Innerhalb der letzten zwölf Monate ist jeder zweite deutsche Internetnutzer Opfer von Cybercrime geworden. Das hat eine repräsentative Befragung von 1.017 Internetnutzern mit mindestens 14 Jahren ergeben, die im Auftrag des Digitalverbands Bitkom durchgeführt wurde. Zudem geht kaum ein Geschädigter gegen die Täter vor.

Die Möglichkeiten, Opfer von Cybercrime zu werden, sind dabei sehr zahlreich. Bei der Befragung durch Bitkom wurden die folgenden Delikte genannt:

-        Infizierung des Computers mit Viren oder anderer Malware (43 %)

-        Diebstahl von Zugangsdaten zu Online Diensten,
         darunter auch Online-Shops  (19 %)

-        Illegale Nutzung persönlicher Daten (18 %)

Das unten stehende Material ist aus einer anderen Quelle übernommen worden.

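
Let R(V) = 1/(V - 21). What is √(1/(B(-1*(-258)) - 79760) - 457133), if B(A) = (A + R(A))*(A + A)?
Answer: 3*I*√225731176589501417/2108122 ≈ 676.12*I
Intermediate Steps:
R(V) = 1/(-21 + V)
B(A) = 2*A*(A + 1/(-21 + A)) (B(A) = (A + 1/(-21 + A))*(A + A) = (A + 1/(-21 + A))*(2*A) = 2*A*(A + 1/(-21 + A)))
√(1/(B(-1*(-258)) - 79760) - 457133) = √(1/(2*(-1*(-258))*(1 + (-1*(-258))*(-21 - 1*(-258)))/(-21 - 1*(-258)) - 79760) - 457133) = √(1/(2*258*(1 + 258*(-21 + 258))/(-21 + 258) - 79760) - 457133) = √(1/(2*258*(1 + 258*237)/237 - 79760) - 457133) = √(1/(2*258*(1/237)*(1 + 61146) - 79760) - 457133) = √(1/(2*258*(1/237)*61147 - 79760) - 457133) = √(1/(10517284/79 - 79760) - 457133) = √(1/(4216244/79) - 457133) = √(79/4216244 - 457133) = √(-1927384268373/4216244) = 3*I*√225731176589501417/2108122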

-        Betrug während Online-Shopping oder Online-Banking (15 %)

-        Massive Beleidigungen (8 %)

-        Sexuelle Belästigung (5 %)

Finanzieller Schaden häufig

In mehr als jedem zweiten Fall (54 %) von Cybercrime ist zudem ein finanzieller Schaden entstanden. Dabei handelt es sich allerdings nicht immer um einen Vorteil für den Kriminellen. So haben 28 % einen Reparaturdienst genutzt und 23 % eine Hard- oder Software gekauft, weitere 8 % haben einen Anwalt eingeschaltet. 16 % der Geschädigten haben einen Schaden erlitten, weil bezahlte Waren nie angekommen sind oder sie für privat verkaufte Ware kein Geld erhalten haben und 4 % mussten fremde finanzielle Transaktionen auf ihrem Konto oder ihrer Kreditkarte registrieren.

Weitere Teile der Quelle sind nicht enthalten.